これは長期利用割引というもの自体が自キャリアを長く使っている人に対する割引という意味合いがあるからです。
もし他キャリアでの利用期間を引継げば、いきなり割引状態での契約になる為に利益回収が少なくなる可能性があります。そこまで携帯キャリアは寛容ではないのです。
また引継ぎをおこなわなければ、自キャリアからの流出に対する多少の足かせとすることが可能です。つまり「キャリア変更しなければ長期割引で得をする」という部分です。
それらを考慮すると、長期利用割引期間の引継ぎが実現する可能性は極めて低いと言えます。

ただウィルコムのPHS移行キャンペーンのような例もあります。これは他社PHSの利用期間を引き継いでウィルコムPHSに移行できる、というものです。
しかしこれはPHSから携帯への流出を防ぐ目的、そして何よりPHS利用者の利便性の為にウィルコムが取った英断であると言えます。
そのことを考えると、今後何らかの理由で長期利用割引期間を引き継ぐキャリアが出る可能性は0ではない、とだけ付け加えておきます。

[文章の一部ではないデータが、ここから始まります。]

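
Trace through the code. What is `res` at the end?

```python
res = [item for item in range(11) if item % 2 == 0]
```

Let's trace through this code step by step.

Initialize: res = [item for item in range(11) if item % 2 == 0]

After execution: res = [0, 2, 4, 6, 8, 10]
[0, 2, 4, 6, 8, 10]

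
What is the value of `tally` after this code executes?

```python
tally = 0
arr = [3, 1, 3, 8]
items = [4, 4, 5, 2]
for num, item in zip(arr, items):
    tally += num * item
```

Let's trace through this code step by step.

Initialize: tally = 0
Initialize: arr = [3, 1, 3, 8]
Initialize: items = [4, 4, 5, 2]
Entering loop: for num, item in zip(arr, items):

After execution: tally = 47
47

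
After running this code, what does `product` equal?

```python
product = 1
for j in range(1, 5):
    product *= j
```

Let's trace through this code step by step.

Initialize: product = 1
Entering loop: for j in range(1, 5):

After execution: product = 24
24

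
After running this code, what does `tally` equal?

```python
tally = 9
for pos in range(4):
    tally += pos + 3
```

Let's trace through this code step by step.

Initialize: tally = 9
Entering loop: for pos in range(4):

After execution: tally = 27
27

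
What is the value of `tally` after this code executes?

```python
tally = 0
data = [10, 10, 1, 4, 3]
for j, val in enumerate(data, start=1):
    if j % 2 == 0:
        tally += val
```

Let's trace through this code step by step.

Initialize: tally = 0
Initialize: data = [10, 10, 1, 4, 3]
Entering loop: for j, val in enumerate(data, start=1):

After execution: tally = 14
14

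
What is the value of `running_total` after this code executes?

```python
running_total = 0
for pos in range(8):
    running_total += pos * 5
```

Let's trace through this code step by step.

Initialize: running_total = 0
Entering loop: for pos in range(8):

After execution: running_total = 140
140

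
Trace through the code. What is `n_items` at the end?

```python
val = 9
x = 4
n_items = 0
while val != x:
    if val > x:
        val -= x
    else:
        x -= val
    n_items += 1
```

Let's trace through this code step by step.

Initialize: val = 9
Initialize: x = 4
Initialize: n_items = 0
Entering loop: while val != x:

After execution: n_items = 5
5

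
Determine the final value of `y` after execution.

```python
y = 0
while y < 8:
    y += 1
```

Let's trace through this code step by step.

Initialize: y = 0
Entering loop: while y < 8:

After execution: y = 8
8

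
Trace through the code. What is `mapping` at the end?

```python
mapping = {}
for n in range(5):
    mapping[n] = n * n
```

Let's trace through this code step by step.

Initialize: mapping = {}
Entering loop: for n in range(5):

After execution: mapping = {0: 0, 1: 1, 2: 4, 3: 9, 4: 16}
{0: 0, 1: 1, 2: 4, 3: 9, 4: 16}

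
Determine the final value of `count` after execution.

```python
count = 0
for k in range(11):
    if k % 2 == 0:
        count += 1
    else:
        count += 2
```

Let's trace through this code step by step.

Initialize: count = 0
Entering loop: for k in range(11):

After execution: count = 16
16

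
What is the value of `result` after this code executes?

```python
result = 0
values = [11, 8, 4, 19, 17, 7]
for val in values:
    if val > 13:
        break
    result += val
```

Let's trace through this code step by step.

Initialize: result = 0
Initialize: values = [11, 8, 4, 19, 17, 7]
Entering loop: for val in values:

After execution: result = 23
23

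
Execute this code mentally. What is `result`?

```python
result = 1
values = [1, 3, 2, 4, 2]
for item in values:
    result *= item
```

Let's trace through this code step by step.

Initialize: result = 1
Initialize: values = [1, 3, 2, 4, 2]
Entering loop: for item in values:

After execution: result = 48
48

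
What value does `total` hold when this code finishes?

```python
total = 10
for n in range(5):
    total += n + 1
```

Let's trace through this code step by step.

Initialize: total = 10
Entering loop: for n in range(5):

After execution: total = 25
25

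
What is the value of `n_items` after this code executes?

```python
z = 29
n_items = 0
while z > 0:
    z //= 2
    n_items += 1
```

Let's trace through this code step by step.

Initialize: z = 29
Initialize: n_items = 0
Entering loop: while z > 0:

After execution: n_items = 5
5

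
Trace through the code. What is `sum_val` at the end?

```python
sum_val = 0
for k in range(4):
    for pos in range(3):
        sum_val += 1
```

Let's trace through this code step by step.

Initialize: sum_val = 0
Entering loop: for k in range(4):

After execution: sum_val = 12
12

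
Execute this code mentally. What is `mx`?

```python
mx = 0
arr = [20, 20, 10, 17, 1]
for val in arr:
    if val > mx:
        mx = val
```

Let's trace through this code step by step.

Initialize: mx = 0
Initialize: arr = [20, 20, 10, 17, 1]
Entering loop: for val in arr:

After execution: mx = 20
20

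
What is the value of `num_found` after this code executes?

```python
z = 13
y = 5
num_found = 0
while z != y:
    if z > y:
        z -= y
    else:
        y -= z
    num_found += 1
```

Let's trace through this code step by step.

Initialize: z = 13
Initialize: y = 5
Initialize: num_found = 0
Entering loop: while z != y:

After execution: num_found = 5
5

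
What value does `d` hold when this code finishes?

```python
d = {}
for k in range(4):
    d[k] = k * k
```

Let's trace through this code step by step.

Initialize: d = {}
Entering loop: for k in range(4):

After execution: d = {0: 0, 1: 1, 2: 4, 3: 9}
{0: 0, 1: 1, 2: 4, 3: 9}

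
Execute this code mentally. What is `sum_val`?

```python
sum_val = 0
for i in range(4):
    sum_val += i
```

Let's trace through this code step by step.

Initialize: sum_val = 0
Entering loop: for i in range(4):

After execution: sum_val = 6
6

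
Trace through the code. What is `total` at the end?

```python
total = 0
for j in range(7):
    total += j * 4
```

Let's trace through this code step by step.

Initialize: total = 0
Entering loop: for j in range(7):

After execution: total = 84
84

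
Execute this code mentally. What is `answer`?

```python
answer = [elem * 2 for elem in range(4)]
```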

以上のような理由もあり、MNPでキャリアをまたいで移行できるモノは電話番号のみとなっています。
一昔前であれば問題がなく受け入れられたであろうMNPも、メールなどが一般的になった今となっては物足りなく感じる人も多い方策であるとも言えるでしょう。
その辺りをしっかり理解し、MNPを利用するかどうかを考える必要があると思います。


ちなみに、ケータイ内のデータについてはPCと専用ソフトなどを利用することで移行できます。
データバックアップなどもサポートしているソフトがほとんどですので、ケータイに大事なデータが入っている人は利用して見ることをお奨めします。